Personal consumption spending, a measure of household spending on everything from mayonnaise to furniture, rose 0.3% in August from the previous month, the Commerce Department said Friday. This was the smallest monthly change in spending since February.
Personal income, reflecting Americans' pre-tax earnings from wages and other sources, including investment, rose 0.3% in August.
"While consumer spending has been weak – the smallest increase in six months – the recent trend is towards a solid increase in consumer spending, and consumer confidence suggests good spending in the future" in a noteworthy note. ; analysts.
Personal income, reflecting Americans' pre-tax earnings from wages and other sources, including investment, rose 0.3% in August. This slightly outpaced the 0.4% increase in earnings expected by economists surveyed by the Wall Street Journal, even though the 0.3% increase in spending was in line with their forecasts.

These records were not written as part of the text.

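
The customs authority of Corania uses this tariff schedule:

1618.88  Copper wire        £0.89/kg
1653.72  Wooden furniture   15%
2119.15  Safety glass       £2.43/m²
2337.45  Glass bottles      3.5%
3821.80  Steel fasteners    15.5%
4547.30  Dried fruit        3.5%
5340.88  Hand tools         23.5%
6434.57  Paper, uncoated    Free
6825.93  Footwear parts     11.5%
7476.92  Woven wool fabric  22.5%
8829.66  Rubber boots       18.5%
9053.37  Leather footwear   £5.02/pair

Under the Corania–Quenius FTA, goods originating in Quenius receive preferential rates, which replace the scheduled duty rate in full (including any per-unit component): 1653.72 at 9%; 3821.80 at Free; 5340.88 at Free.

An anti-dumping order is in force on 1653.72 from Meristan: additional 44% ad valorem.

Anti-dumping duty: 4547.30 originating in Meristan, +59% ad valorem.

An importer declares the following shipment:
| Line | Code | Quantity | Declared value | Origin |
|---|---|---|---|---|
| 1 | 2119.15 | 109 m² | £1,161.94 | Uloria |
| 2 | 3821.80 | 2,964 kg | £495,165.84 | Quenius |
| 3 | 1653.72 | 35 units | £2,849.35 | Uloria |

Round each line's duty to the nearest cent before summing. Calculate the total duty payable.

Line 1 (2119.15, Uloria, 109 m², £1,161.94):
Base rate for 2119.15 is £2.43/m².
Duty = 109 × £2.43 = £264.87.
Line 2 (3821.80, Quenius, 2,964 kg, £495,165.84):
Base rate for 3821.80 is 15.5%.
Origin Quenius qualifies under the Corania–Quenius agreement and 3821.80 is covered: preferential rate Free applies instead.
Duty = £495,165.84 × 0% = £0.00.
Line 3 (1653.72, Uloria, 35 units, £2,849.35):
Base rate for 1653.72 is 15%.
1653.72 has an FTA preferential rate, but origin Uloria is not Quenius; base rate stands.
The additional-duty order on 1653.72 targets Meristan, not Uloria; it does not apply.
Duty = £2,849.35 × 15% = £427.40.
Total = £264.87 + £0.00 + £427.40 = £692.27.

£692.27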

Spending has been strong in recent months, after a slow start to the year. Spending in June and July increased 0.4%.
The report showed that inflationary pressures were modest. The Consumer Price Index, the Federal Reserve's preferred measure of inflation, rose 0.1% in August and 2.2% from the previous year.

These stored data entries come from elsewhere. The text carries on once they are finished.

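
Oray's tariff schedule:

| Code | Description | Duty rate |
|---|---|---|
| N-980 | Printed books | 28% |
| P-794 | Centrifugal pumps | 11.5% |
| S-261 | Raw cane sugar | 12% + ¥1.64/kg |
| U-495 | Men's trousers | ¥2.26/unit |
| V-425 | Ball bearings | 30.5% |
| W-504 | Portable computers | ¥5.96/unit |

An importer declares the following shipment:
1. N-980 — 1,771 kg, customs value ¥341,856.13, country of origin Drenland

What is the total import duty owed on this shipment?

Line 1 (N-980, Drenland, 1,771 kg, ¥341,856.13):
Base rate for N-980 is 28%.
Duty = ¥341,856.13 × 28% = ¥95,719.72.

¥95,719.72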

Excluding the volatile costs of food and energy, prices remained stable in August compared to July and increased by 2% over the previous year. Economists were expecting basic year-on-year inflation to rise 1.9%.
The Fed is aiming for 2% year-on-year inflation and raising short-term interest rates to avoid overheating the economy. Officials voted this week to increase their federal funds benchmark rate by a quarter of a percentage point to reach a range of between 2% and 2.25%.

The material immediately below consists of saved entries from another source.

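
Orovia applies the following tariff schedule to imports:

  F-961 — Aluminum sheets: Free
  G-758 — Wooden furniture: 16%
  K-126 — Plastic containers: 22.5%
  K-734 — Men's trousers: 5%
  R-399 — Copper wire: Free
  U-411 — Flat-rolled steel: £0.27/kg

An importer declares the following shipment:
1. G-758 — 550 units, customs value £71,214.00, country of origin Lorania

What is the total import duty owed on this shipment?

£11,394.24

Line 1 (G-758, Lorania, 550 units, £71,214.00):
Base rate for G-758 is 16%.
Duty = £71,214.00 × 16% = £11,394.24.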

Officials have announced a further 25% rate increase in 2018. Most Fed officials expect the central bank to raise its rates at least three times next year and once again in 2020.
Consumer spending accounts for more than two-thirds of US economic output, and Friday's report still suggests that the third quarter should end this weekend on a solid foundation, with high consumer confidence and low unemployment continuing to support household expenditure. .
"Household spending and business investment are growing rapidly and overall growth prospects remain favorable," Fed Chairman Jerome Powell said Wednesday at a news conference.
Many economists expect growth of 3% or more in the current quarter, largely because of growth forecasts for household spending.
The latest expenditure data show that the increase in spending in August was driven by spending on unsustainable goods, such as food and clothing. Expenditures on durable goods – expensive items such as cars and appliances – fell 0.1% after rising 0.5% in July.
Spending on services rose 0.4% for the second consecutive month, and the Commerce Department said spending on health care was the main cause of the increase.
Americans continue to save a decent share of their incomes: the savings rate was 6.6%, the same as in July but down from 7.4% six months ago.